User Tutorial:Performing an Offline Analysis of ECoG Data
In this section of the tutorial, we will take you through the steps for performing a frequency-domain analysis of data recorded using an ECoG. Regardless of the selected recording technique, we expect the basic properties of the Mu rhythm to be identical for all humans, while the rhythm's spatial pattern and exact frequency range will differ. As in User Tutorial:Performing an Offline Analysis of EEG Data, we will use BCI2000 Offline Analysis to help determine the frequencies and locations that best facilitate response classification for online control.
This tutorial will make use of the ecog1_1.dat, ecog1_2.dat and ecog1_3.dat sessions that are included as part of the supplementary sample files downloadable here. Please download this file and extract the contents to data/samplefiles/.
In the ecog1 sessions, the subject was asked to move each hand in a predefined pattern. The resulting data was recorded using BCI2000 and labeled using the StimulusCode state variable such that TargetCode is equal to 1 when the subject is responding to the instruction to move his/her left hand, 2 when the subject is responding to the instruction to move his/her right hand and 0 when the subject is responding to the instruction to rest. If you are relatively new to BCI2000, you may find it helpful to inspect the data files we'll be using with the BCI2000 Viewer. Using this tool, you will be able to see how state variables change with respect to the data over time. For instruction on how to inspect data using the BCI2000 Viewer, please see User Reference:BCI2000Viewer.
In User Tutorial:Performing an Offline Analysis of EEG Data we manually entered all the analysis parameters. In this tutorial we will make use of the BCI2000 Offline Analysis "Load Settings" feature that allows us to load previously saved settings. In order to load the settings for this tutorial, please do the following:
- Open BCI2000 Offline Analysis. If this is your first time using BCI2000 Offline Analysis, you may want to review the instructions on how to install and run this application: User Reference:BCI2000 Offline Analysis.
- Click the "Add" button next to "Data Files" and navigate to data/samplefiles/. From there, select the files ecog1_1.dat, ecog1_2.dat and ecog1_3.dat and click "Open". To select multiple files, you'll need to first click on any one file and then, while holding down the control button on your keyboard, click the remaining files. If these files aren't present, please download the supplementary sample files and extract them to data/samplefiles/.

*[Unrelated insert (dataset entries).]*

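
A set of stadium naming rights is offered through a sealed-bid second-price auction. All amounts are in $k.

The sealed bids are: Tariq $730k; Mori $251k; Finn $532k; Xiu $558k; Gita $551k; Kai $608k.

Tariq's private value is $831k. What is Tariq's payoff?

$223k

Highest bid: Tariq at $730k, so Tariq wins.
Second-highest bid: Kai at $608k — that is the price the winner pays.
Tariq's payoff = value − price = $831k − $608k = $223k.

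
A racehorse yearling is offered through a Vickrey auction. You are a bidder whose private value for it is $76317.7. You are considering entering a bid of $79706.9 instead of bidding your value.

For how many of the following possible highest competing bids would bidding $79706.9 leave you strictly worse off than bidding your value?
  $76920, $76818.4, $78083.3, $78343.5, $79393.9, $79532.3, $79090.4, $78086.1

8

The deviation hurts exactly when the highest competing bid lies strictly between $76317.7 and $79706.9 — overbidding then wins at a price above your value.
$76920: inside the interval → strictly worse (loss $602.3).
$76818.4: inside the interval → strictly worse (loss $500.7).
$78083.3: inside the interval → strictly worse (loss $1765.6).
$78343.5: inside the interval → strictly worse (loss $2025.8).
$79393.9: inside the interval → strictly worse (loss $3076.2).
$79532.3: inside the interval → strictly worse (loss $3214.6).
$79090.4: inside the interval → strictly worse (loss $2772.7).
$78086.1: inside the interval → strictly worse (loss $1768.4).
Count: 8.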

- Click File>Load Settings
- Navigate to data/samplefiles/
- Double-click or otherwise open ecog1Analysis.bws
Now, click "Generate Plots". Once your analysis is complete, you will see feature, spectra and topography plots similar to those below:
In designing this analysis, we followed a similar procedure to the procedure outlined in User Tutorial:Performing an Offline Analysis of EEG Data. We begin by looking for clusters of high r-squared values. Again, these clusters are typically the first indication that the frequency/channel pairs that comprise the cluster may be good features for online analysis. In the generated feature plot, we see that one of the clusters with the highest r-squared values is centered around (25 Hz, Channel 14). So, we continue by creating a topography at 25 Hz and a spectra for channel 14. In the previous tutorial, we used these plots to evaluate the physiological plausibility of this response. We first note that there are significant changes in the spectra between movement and rest. Also, the most significant of these changes occur around the beta frequency range. When inspecting the topographies resulting from the EEG-based analysis, we were able to relate the spatial response to areas of the motor cortex known to control the muscle being moved. We can do this in ECoG as well. In this case, however, the location of an electrode will differ based on where the grid was placed. We must also be aware that an ECoG grid is subject to shifts in position over time. Because the above response is related to movement of the right hand, we expect the response to appear over the motor cortex of the left-hemisphere. There are, however, many reasons why this may not be the case. One simple reason is that the subject may not be performing the requested instruction. Regardless, it is reasonable to conclude from our analysis that (25 Hz, Channel 14) may be an effective feature for use in an on-line recognition task.